Tue 18 Jun

Romeo and Juliet: a note from Jenny Sealey

Learn about Jenny Sealey's past productions of Romeo and Juliet and her plans for her next production coming to Theatre by the Lake this October, 2024.

I have directed Romeo and Juliet twice, once in Tokyo, Japan at Saitama Arts Theatre with an inclusive cast of 8 deaf, disabled and non-disabled people and once in Bangladesh at National Theatre Dhaka with a cast of 13 deaf and disabled actors and 8 blind musicians.

Although artistically, aesthetically, and culturally very different, they both were bilingual in spoken and signed language and the text was captioned. Audio description was foregrounded at start and then embedded within the production.

I am excited to tackle the play again with a cast of deaf, disabled, and neurodivergent performers. We have had two days of R&D exploring our framework and way into the play.

The framework is to allow audio description and contemporary text to sit alongside Shakespeare text.

As with anything, there are a million different artistic ways to do this. Also, when faced with the boundless creativity and generosity of the cast, many more ways in to the text become exciting and possible. One thing we all agreed on is that, our diverse cast has every right to take on the narrative which is usually reserved for a non-disabled cast and a desire to make the play relevant, accessible, and for audiences not to become stultified by Shakespearean text.

We have had two days BSL translation so far. It has taken two days to do 12 pages which demonstrates the intensity of the endeavour. The process has been led by Ben Spiller who is Artistic Director of 1623 Shakespeare company. Ben is clever and wise on all things Shakespeare and they along with Daryl Jackson who is a deaf BSL linguistic consultant have unpacked the language.
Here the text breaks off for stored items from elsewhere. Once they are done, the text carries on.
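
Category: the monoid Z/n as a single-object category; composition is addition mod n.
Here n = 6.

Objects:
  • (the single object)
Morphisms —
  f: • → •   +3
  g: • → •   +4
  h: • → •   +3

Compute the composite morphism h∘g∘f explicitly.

  0 +3≡3 +4≡1 +3≡4  (mod 6)
composite: +4

Answer: +4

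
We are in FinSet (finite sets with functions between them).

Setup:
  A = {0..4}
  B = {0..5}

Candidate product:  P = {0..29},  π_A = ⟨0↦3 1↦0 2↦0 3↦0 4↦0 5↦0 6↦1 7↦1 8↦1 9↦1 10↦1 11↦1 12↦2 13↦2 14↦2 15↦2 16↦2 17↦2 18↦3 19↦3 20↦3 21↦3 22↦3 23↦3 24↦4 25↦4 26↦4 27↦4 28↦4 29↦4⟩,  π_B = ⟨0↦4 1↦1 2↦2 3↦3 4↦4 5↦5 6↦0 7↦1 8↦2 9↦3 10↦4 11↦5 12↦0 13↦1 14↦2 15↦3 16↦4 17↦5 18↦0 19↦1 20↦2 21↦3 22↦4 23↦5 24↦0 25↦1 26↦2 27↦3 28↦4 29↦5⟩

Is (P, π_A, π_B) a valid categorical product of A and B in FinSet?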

Then for me, the joy is finding the right signs and flow of signs that capture the absolute essences of the text and is firmly rooted in BSL. The visual and physical representation is not only for deaf audiences, but also for those who get more information visually than from listening.
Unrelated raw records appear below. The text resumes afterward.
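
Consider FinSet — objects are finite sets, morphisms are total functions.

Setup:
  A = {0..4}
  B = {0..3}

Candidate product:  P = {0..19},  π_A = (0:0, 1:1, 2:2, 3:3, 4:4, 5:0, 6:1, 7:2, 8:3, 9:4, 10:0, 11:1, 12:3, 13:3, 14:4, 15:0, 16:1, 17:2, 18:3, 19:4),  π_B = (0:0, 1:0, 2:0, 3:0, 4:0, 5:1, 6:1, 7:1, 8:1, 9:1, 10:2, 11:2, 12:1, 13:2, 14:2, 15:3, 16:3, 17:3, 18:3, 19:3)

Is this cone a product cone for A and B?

Answer: NOT A VALID PRODUCT — duplicate pair at indices 8,12

Work:
|A|·|B| = 5·4 = 20;  |P| = 20
Check the pairing map k ↦ (π_A(k), π_B(k)):
  0 : (0,0)
  1 : (1,0)
  2 : (2,0)
  3 : (3,0)
  4 : (4,0)
  5 : (0,1)
  6 : (1,1)
  7 : (2,1)
  8 : (3,1)
  9 : (4,1)
  10 : (0,2)
  11 : (1,2)
  12 : (3,1)  ✗ repeats pair of k=8
  13 : (3,2)
  14 : (4,2)
  15 : (0,3)
  16 : (1,3)
  17 : (2,3)
  18 : (3,3)
  19 : (4,3)
distinct pairs in image: 19 / 20 needed
  → (3,1) hit at k=8 and k=12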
The overall style of the production is a DIY concept.

The cast use what is there and everything, including their regular daywear, becomes something else as we enter the realms of the story. The creative captions and AV, music and lighting will be a crucial layer of artistic access.

The Bangladesh production was the first time ever that disabled people had been on stage and in the audience at National Theatre of Dhaka. When I first arrived to do a rehearsal at the theatre, it was not accessible, but the very next day a wall was knocked down to build a ramp and the toilets were widened. It was an extraordinary experience of being ‘the first’ and the stage and theatre was filled with love.
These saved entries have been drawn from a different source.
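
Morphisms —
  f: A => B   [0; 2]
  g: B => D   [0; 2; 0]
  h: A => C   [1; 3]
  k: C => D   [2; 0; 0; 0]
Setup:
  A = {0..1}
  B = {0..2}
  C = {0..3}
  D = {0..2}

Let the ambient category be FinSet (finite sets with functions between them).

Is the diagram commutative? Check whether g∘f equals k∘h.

Path 1 = f;g:
  0 f=>0 g=>0
  1 f=>2 g=>0
  ⟦path⟧₁ = [0; 0]
Path 2 = h;k:
  0 h=>1 k=>0
  1 h=>3 k=>0
  ⟦path⟧₂ = [0; 0]
Equal? same morphism ✓

Answer: COMMUTES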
The Toyko production of Romeo and Juliet happened months after their Tsunami and this was carefully referenced within the framework as the audience were still in shock of what had happened in their country. The post-show Q&A was led by a director who had lost family, friends and his theatre building, and was a man totally etched in grief. I was so aware of the devastating ending of the play and how this would impact on his and the audience’s grief.

The director hugged me and said seeing the inclusiveness of the cast, their way of working as an ensemble and the care of the framework reminded him of the power of theatre and the need to feel, even if it is painful. He said it gave him a glimmer of hope, and that when all is lost, to love and be loved is vital to being human.

I want our audiences to be reminded of the need to love, and the need to be loved, and to feel and understand the extreme decisions Romeo and Juliet take.

I want the production to remove the language barrier and for people new to Shakespeare, or who are concerned they won’t ‘get it’, to be able to say Shakespeare is for them.